Etre autonome économiquement, forger sa personnalité à l’aulne des valeurs de respect et de dignité sans compromis. Elle sensibilise, grâce à des ateliers de formation qu’elle anime, les fonctionnaires de la santé, du monde de travail dans divers secteurs professionnels, aux axes, aux valeurs, aux principes et aux réalités des cultures orientales et principalement de la Civilisation et de la psychologie des Chinois. Concrètement elle est fière du guide qu’elle a « bâti » sur la violence conjugale au sein de la communauté chinoise. Elle agit comme personne-ressource, aide et référence auprès des femmes en difficulté.
Une des contributions les plus significatives de Ming J. Shyr ce sont les séries d’émissions hebdomadaires à Radio Centre-Ville, une station multilingue de Montréal au 102,3 en modulation de fréquence (FM) dont la qualité de présence et de service public est sans conteste supérieure à tout ce qui se diffuse, en dehors du réseau communautaire, sur les ondes au pays.

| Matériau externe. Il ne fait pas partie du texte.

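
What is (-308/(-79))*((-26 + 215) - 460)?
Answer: -83468/79 ≈ -1056.6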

Ming agit, elle édifie des ponts, non seulement entre la communauté d’origine chinoise de tous les horizons, mais encore entre les composantes de la société nationale et aussi sur le plan international. Ming s’est surtout fait remarquer par son rayonnement international, mais le local et l’importance des relations interpersonnelles lui tiennent à coeur. Elle a soif de connaissances. Rebelle de nature, elle explore des espaces mouvants et en expansion avec cette puissante énergie de la liberté qui caractérise les nomades.